Management buyouts (MBOs) are another option, but it has become increasingly difficult in recent years with banks cutting back on lending. This could mean your management team having to give their house up as security or you raising the necessary money through a venture capitalist. The latter can put pressure on your business as the timescale of exit can be very tight with the investors wanting to drive up the value of the business and sell it on in a short space of time. There are also additional disadvantages of no immediate payout and little support in assisting the management in running the company.
Bearing all this in mind, it is therefore important to plan your exit strategy well in advance, typically three to 10 years depending on the size of the organisation. It has been suggested that business owners should think about how they will sell their company from the moment they start or take ownership in order to attract buyers further down the line. Another key factor in preparing for sale is to ensure you have the right people in place, which again will help in finding a suitor, as well as retaining or even enhancing the company’s value. This can be achieved by reducing your role in the day to day running of the business, or hiring to fill skills gaps, which will both make for a smoother transition. In addition, it is important undertake due diligence in terms of finance to offer assurance to any potential buyer. Having a clearly defined growth strategy will also attract investors.

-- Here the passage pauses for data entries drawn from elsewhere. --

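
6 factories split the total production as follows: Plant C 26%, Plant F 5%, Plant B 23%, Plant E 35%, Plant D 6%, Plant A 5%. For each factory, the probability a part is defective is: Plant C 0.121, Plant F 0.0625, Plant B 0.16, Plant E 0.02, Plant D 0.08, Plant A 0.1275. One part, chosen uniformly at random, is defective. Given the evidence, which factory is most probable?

By Bayes' rule, posterior ∝ prior × likelihood:
  Plant C: 0.26 × 0.121 = 0.03146
  Plant F: 0.05 × 0.0625 = 0.003125
  Plant B: 0.23 × 0.16 = 0.0368
  Plant E: 0.35 × 0.02 = 0.007
  Plant D: 0.06 × 0.08 = 0.0048
  Plant A: 0.05 × 0.1275 = 0.006375
Total = 0.08956.
Largest term belongs to Plant B, so Plant B is most probable.

Plant B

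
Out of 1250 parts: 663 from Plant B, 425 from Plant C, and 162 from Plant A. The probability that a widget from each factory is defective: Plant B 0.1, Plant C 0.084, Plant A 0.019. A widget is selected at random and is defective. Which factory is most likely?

Plant B

Prior × likelihood for each hypothesis:
  Plant B: 0.5304 × 0.1 = 0.05304
  Plant C: 0.34 × 0.084 = 0.02856
  Plant A: 0.1296 × 0.019 = 0.0024624
Total = 0.0840624.
Largest term belongs to Plant B, so Plant B is most probable.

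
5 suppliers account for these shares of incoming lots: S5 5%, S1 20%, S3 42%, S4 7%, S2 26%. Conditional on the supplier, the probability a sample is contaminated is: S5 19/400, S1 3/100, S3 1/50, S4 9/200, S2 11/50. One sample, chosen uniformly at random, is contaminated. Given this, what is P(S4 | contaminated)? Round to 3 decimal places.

Prior × likelihood for each hypothesis:
  S5: 0.05 × 0.0475 = 0.002375
  S1: 0.2 × 0.03 = 0.006
  S3: 0.42 × 0.02 = 0.0084
  S4: 0.07 × 0.045 = 0.00315
  S2: 0.26 × 0.22 = 0.0572
Sum = 0.077125.
P(S4 | evidence) = 0.00315 / 0.077125 ≈ 0.041.

0.041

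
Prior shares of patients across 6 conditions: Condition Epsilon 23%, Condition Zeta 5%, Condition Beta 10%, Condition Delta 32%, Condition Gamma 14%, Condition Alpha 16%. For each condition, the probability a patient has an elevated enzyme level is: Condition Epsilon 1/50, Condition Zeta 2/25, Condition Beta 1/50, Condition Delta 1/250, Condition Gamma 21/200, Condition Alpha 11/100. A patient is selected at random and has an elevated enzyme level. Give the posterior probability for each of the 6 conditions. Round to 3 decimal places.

By Bayes' rule, posterior ∝ prior × likelihood:
  Condition Epsilon: 0.23 × 0.02 = 0.0046
  Condition Zeta: 0.05 × 0.08 = 0.004
  Condition Beta: 0.1 × 0.02 = 0.002
  Condition Delta: 0.32 × 0.004 = 0.00128
  Condition Gamma: 0.14 × 0.105 = 0.0147
  Condition Alpha: 0.16 × 0.11 = 0.0176
Sum = 0.04418.
P(Condition Epsilon | elevated) = 0.0046/0.04418 ≈ 0.104
P(Condition Zeta | elevated) = 0.004/0.04418 ≈ 0.091
P(Condition Beta | elevated) = 0.002/0.04418 ≈ 0.045
P(Condition Delta | elevated) = 0.00128/0.04418 ≈ 0.029
P(Condition Gamma | elevated) = 0.0147/0.04418 ≈ 0.333
P(Condition Alpha | elevated) = 0.0176/0.04418 ≈ 0.398
(Check: 0.104+0.091+0.045+0.029+0.333+0.398 = 1.000.)

Condition Epsilon 0.104, Condition Zeta 0.091, Condition Beta 0.045, Condition Delta 0.029, Condition Gamma 0.333, Condition Alpha 0.398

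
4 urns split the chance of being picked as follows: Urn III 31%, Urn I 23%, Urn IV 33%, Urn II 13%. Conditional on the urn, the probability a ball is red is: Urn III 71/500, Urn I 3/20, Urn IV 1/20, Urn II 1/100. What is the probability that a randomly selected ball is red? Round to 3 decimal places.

0.096

By Bayes' rule, posterior ∝ prior × likelihood:
  Urn III: 0.31 × 0.142 = 0.04402
  Urn I: 0.23 × 0.15 = 0.0345
  Urn IV: 0.33 × 0.05 = 0.0165
  Urn II: 0.13 × 0.01 = 0.0013
P(red) = 0.04402 + 0.0345 + 0.0165 + 0.0013 = 0.09632 → 0.096.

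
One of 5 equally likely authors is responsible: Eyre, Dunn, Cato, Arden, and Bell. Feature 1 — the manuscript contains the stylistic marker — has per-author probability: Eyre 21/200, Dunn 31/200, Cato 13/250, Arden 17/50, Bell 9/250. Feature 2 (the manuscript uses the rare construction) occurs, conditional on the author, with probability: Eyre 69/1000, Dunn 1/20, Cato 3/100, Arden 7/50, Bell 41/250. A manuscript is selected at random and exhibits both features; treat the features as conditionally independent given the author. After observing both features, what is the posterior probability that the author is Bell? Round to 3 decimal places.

With a uniform prior (1/5 each), posterior ∝ likelihood:
  Eyre: 0.105 × 0.069 = 0.007245
  Dunn: 0.155 × 0.05 = 0.00775
  Cato: 0.052 × 0.03 = 0.00156
  Arden: 0.34 × 0.14 = 0.0476
  Bell: 0.036 × 0.164 = 0.005904
Total = 0.070059.
P(Bell | evidence) = 0.005904 / 0.070059 ≈ 0.084.

0.084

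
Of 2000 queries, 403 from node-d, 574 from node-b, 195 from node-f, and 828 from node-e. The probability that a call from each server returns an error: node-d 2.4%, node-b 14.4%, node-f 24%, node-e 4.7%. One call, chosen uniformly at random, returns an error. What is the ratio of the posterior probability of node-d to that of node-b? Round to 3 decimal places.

By Bayes' rule, posterior ∝ prior × likelihood:
  node-d: 0.2015 × 0.024 = 0.004836
  node-b: 0.287 × 0.144 = 0.041328
  node-f: 0.0975 × 0.24 = 0.0234
  node-e: 0.414 × 0.047 = 0.019458
Total = 0.089022.
The ratio is 0.004836 / 0.041328 (the normalizer cancels) = 0.117.

0.117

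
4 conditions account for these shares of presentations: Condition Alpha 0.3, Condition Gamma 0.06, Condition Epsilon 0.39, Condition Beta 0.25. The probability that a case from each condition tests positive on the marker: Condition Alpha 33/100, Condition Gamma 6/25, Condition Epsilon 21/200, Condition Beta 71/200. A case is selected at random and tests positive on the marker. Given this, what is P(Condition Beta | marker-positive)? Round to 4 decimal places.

0.3651

Unnormalized posteriors (prior × likelihood):
  Condition Alpha: 0.3 × 0.33 = 0.099
  Condition Gamma: 0.06 × 0.24 = 0.0144
  Condition Epsilon: 0.39 × 0.105 = 0.04095
  Condition Beta: 0.25 × 0.355 = 0.08875
Normalizing constant = 0.2431.
P(Condition Beta | evidence) = 0.08875 / 0.2431 ≈ 0.3651.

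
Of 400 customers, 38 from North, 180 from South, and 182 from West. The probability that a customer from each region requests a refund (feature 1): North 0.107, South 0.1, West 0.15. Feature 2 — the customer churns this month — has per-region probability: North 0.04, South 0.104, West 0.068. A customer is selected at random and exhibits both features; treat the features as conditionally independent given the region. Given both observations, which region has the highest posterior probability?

South

Unnormalized posteriors (prior × likelihood):
  North: 0.095 × 0.107 × 0.04 = 0.0004066
  South: 0.45 × 0.1 × 0.104 = 0.00468
  West: 0.455 × 0.15 × 0.068 = 0.004641
Total = 0.0097276.
Largest term belongs to South, so South is most probable.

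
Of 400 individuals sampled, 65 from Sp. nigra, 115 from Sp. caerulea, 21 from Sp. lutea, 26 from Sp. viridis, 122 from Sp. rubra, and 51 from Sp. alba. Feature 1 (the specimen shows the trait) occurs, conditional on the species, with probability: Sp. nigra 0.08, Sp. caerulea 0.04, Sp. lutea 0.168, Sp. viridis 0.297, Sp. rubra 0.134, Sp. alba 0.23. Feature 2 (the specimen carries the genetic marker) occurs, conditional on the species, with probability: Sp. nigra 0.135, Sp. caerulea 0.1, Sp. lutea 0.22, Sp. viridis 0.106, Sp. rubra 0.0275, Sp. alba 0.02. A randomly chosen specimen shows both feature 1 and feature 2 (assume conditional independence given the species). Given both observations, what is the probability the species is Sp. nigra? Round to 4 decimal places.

0.2040

By Bayes' rule, posterior ∝ prior × likelihood:
  Sp. nigra: 0.1625 × 0.08 × 0.135 = 0.001755
  Sp. caerulea: 0.2875 × 0.04 × 0.1 = 0.00115
  Sp. lutea: 0.0525 × 0.168 × 0.22 = 0.0019404
  Sp. viridis: 0.065 × 0.297 × 0.106 = 0.00204633
  Sp. rubra: 0.305 × 0.134 × 0.0275 = 0.001123925
  Sp. alba: 0.1275 × 0.23 × 0.02 = 0.0005865
Total = 0.008602155.
P(Sp. nigra | evidence) = 0.001755 / 0.008602155 ≈ 0.2040.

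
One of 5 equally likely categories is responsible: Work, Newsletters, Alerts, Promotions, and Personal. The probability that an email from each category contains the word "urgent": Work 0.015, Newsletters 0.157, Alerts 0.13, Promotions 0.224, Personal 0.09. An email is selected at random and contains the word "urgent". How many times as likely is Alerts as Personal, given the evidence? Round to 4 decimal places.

Since the prior is uniform, the posterior is proportional to the likelihood:
  Work: 0.015
  Newsletters: 0.157
  Alerts: 0.13
  Promotions: 0.224
  Personal: 0.09
Total = 0.616.
The ratio is 0.13 / 0.09 (the normalizer cancels) = 1.4444.

1.4444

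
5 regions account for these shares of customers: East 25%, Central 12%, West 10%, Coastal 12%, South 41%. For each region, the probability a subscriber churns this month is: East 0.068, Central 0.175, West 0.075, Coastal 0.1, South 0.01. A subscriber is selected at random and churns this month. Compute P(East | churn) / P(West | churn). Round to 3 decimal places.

2.267

Compute prior × likelihood for every hypothesis:
  East: 0.25 × 0.068 = 0.017
  Central: 0.12 × 0.175 = 0.021
  West: 0.1 × 0.075 = 0.0075
  Coastal: 0.12 × 0.1 = 0.012
  South: 0.41 × 0.01 = 0.0041
Normalizing constant = 0.0616.
The ratio is 0.017 / 0.0075 (the normalizer cancels) = 2.267.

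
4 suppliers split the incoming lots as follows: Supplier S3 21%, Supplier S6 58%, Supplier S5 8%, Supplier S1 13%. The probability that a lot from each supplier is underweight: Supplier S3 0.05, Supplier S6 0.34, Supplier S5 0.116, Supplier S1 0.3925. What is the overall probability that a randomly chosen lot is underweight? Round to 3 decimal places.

By Bayes' rule, posterior ∝ prior × likelihood:
  Supplier S3: 0.21 × 0.05 = 0.0105
  Supplier S6: 0.58 × 0.34 = 0.1972
  Supplier S5: 0.08 × 0.116 = 0.00928
  Supplier S1: 0.13 × 0.3925 = 0.051025
P(underweight) = 0.0105 + 0.1972 + 0.00928 + 0.051025 = 0.268005 → 0.268.

0.268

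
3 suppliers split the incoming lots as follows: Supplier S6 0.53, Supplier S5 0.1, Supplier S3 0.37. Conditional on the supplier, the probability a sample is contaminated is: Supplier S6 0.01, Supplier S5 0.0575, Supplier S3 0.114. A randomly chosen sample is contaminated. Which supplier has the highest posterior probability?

Prior × likelihood for each hypothesis:
  Supplier S6: 0.53 × 0.01 = 0.0053
  Supplier S5: 0.1 × 0.0575 = 0.00575
  Supplier S3: 0.37 × 0.114 = 0.04218
Sum = 0.05323.
Largest term belongs to Supplier S3, so Supplier S3 is most probable.

Supplier S3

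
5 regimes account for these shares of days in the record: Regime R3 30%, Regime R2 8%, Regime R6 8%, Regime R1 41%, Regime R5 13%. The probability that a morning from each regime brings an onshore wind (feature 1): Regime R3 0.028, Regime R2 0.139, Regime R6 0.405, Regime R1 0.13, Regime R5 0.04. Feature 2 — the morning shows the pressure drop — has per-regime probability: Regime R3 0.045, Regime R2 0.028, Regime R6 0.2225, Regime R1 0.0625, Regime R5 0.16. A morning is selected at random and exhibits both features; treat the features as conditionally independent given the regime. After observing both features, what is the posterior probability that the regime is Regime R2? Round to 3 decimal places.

Compute prior × likelihood for every hypothesis:
  Regime R3: 0.3 × 0.028 × 0.045 = 0.000378
  Regime R2: 0.08 × 0.139 × 0.028 = 0.00031136
  Regime R6: 0.08 × 0.405 × 0.2225 = 0.007209
  Regime R1: 0.41 × 0.13 × 0.0625 = 0.00333125
  Regime R5: 0.13 × 0.04 × 0.16 = 0.000832
Normalizing constant = 0.01206161.
P(Regime R2 | evidence) = 0.00031136 / 0.01206161 ≈ 0.026.

0.026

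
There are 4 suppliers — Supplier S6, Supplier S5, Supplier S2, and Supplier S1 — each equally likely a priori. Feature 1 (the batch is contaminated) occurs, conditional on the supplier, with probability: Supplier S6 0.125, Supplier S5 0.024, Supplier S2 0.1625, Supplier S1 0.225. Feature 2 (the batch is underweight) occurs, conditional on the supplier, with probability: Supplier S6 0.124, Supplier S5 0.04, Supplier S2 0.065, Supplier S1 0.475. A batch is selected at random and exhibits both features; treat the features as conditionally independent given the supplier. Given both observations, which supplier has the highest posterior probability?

Supplier S1

Since the prior is uniform, the posterior is proportional to the likelihood:
  Supplier S6: 0.125 × 0.124 = 0.0155
  Supplier S5: 0.024 × 0.04 = 0.00096
  Supplier S2: 0.1625 × 0.065 = 0.0105625
  Supplier S1: 0.225 × 0.475 = 0.106875
Sum = 0.1338975.
Largest term belongs to Supplier S1, so Supplier S1 is most probable.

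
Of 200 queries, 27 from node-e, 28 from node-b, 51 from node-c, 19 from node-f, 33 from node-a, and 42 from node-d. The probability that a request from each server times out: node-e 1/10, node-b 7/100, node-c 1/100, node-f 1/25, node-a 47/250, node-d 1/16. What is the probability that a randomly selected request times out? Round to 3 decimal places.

Prior × likelihood for each hypothesis:
  node-e: 0.135 × 0.1 = 0.0135
  node-b: 0.14 × 0.07 = 0.0098
  node-c: 0.255 × 0.01 = 0.00255
  node-f: 0.095 × 0.04 = 0.0038
  node-a: 0.165 × 0.188 = 0.03102
  node-d: 0.21 × 0.0625 = 0.013125
P(timeout) = 0.0135 + 0.0098 + 0.00255 + 0.0038 + 0.03102 + 0.013125 = 0.073795 → 0.074.

0.074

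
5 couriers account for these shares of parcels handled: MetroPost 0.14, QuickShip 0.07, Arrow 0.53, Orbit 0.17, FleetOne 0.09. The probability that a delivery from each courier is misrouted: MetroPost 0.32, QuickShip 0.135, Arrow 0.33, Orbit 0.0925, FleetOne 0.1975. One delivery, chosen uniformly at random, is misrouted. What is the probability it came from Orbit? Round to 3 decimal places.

By Bayes' rule, posterior ∝ prior × likelihood:
  MetroPost: 0.14 × 0.32 = 0.0448
  QuickShip: 0.07 × 0.135 = 0.00945
  Arrow: 0.53 × 0.33 = 0.1749
  Orbit: 0.17 × 0.0925 = 0.015725
  FleetOne: 0.09 × 0.1975 = 0.017775
Sum = 0.26265.
P(Orbit | evidence) = 0.015725 / 0.26265 ≈ 0.060.

0.060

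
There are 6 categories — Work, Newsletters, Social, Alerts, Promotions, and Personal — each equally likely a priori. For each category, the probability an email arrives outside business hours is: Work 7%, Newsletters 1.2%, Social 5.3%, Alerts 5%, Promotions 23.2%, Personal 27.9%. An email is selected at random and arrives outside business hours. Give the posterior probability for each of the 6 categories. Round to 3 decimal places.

Since the prior is uniform, the posterior is proportional to the likelihood:
  Work: 0.07
  Newsletters: 0.012
  Social: 0.053
  Alerts: 0.05
  Promotions: 0.232
  Personal: 0.279
Normalizing constant = 0.696.
P(Work | off-hours) = 0.07/0.696 ≈ 0.101
P(Newsletters | off-hours) = 0.012/0.696 ≈ 0.017
P(Social | off-hours) = 0.053/0.696 ≈ 0.076
P(Alerts | off-hours) = 0.05/0.696 ≈ 0.072
P(Promotions | off-hours) = 0.232/0.696 ≈ 0.333
P(Personal | off-hours) = 0.279/0.696 ≈ 0.401
(Check: 0.101+0.017+0.076+0.072+0.333+0.401 = 1.000.)

Work 0.101, Newsletters 0.017, Social 0.076, Alerts 0.072, Promotions 0.333, Personal 0.401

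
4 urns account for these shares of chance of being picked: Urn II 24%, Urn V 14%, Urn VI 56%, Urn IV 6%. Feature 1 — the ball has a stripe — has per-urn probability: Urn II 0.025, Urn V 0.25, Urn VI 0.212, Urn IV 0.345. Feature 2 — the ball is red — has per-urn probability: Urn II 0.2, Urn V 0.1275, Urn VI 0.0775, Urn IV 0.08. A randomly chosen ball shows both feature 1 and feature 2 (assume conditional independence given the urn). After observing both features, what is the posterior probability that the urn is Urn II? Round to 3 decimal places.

Compute prior × likelihood for every hypothesis:
  Urn II: 0.24 × 0.025 × 0.2 = 0.0012
  Urn V: 0.14 × 0.25 × 0.1275 = 0.0044625
  Urn VI: 0.56 × 0.212 × 0.0775 = 0.0092008
  Urn IV: 0.06 × 0.345 × 0.08 = 0.001656
Total = 0.0165193.
P(Urn II | evidence) = 0.0012 / 0.0165193 ≈ 0.073.

0.073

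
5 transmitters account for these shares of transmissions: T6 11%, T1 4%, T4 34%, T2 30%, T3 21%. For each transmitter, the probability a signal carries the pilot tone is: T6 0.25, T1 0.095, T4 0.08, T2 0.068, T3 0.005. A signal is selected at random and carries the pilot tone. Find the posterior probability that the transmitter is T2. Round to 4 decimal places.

0.2552

Compute prior × likelihood for every hypothesis:
  T6: 0.11 × 0.25 = 0.0275
  T1: 0.04 × 0.095 = 0.0038
  T4: 0.34 × 0.08 = 0.0272
  T2: 0.3 × 0.068 = 0.0204
  T3: 0.21 × 0.005 = 0.00105
Total = 0.07995.
P(T2 | evidence) = 0.0204 / 0.07995 ≈ 0.2552.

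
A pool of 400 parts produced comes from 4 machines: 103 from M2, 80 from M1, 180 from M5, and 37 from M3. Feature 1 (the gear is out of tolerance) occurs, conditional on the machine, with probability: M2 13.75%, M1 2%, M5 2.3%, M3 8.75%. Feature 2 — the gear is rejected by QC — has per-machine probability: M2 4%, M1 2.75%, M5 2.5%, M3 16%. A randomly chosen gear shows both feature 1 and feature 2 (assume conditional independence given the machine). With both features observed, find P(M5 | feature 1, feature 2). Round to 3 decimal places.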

As an alternative to traditional methods of exit, SG Berkshire has developed a new, innovative and ethical solution aimed at retiring vendors. Management Involved Buyout (MIBO) and Management Employee Involved Buyout (MEIBO) involves SG Berkshire taking a majority share of the company with the incumbent management team (and employees in the case of MEIBO) taking significant equity. In doing so, the vendor is allowed to leave straightaway and the management continue to run the business. With investment secured from SG Berkshire and the management/employees, the business owner can step into retirement confident their company will continue to prosper long after they’ve gone.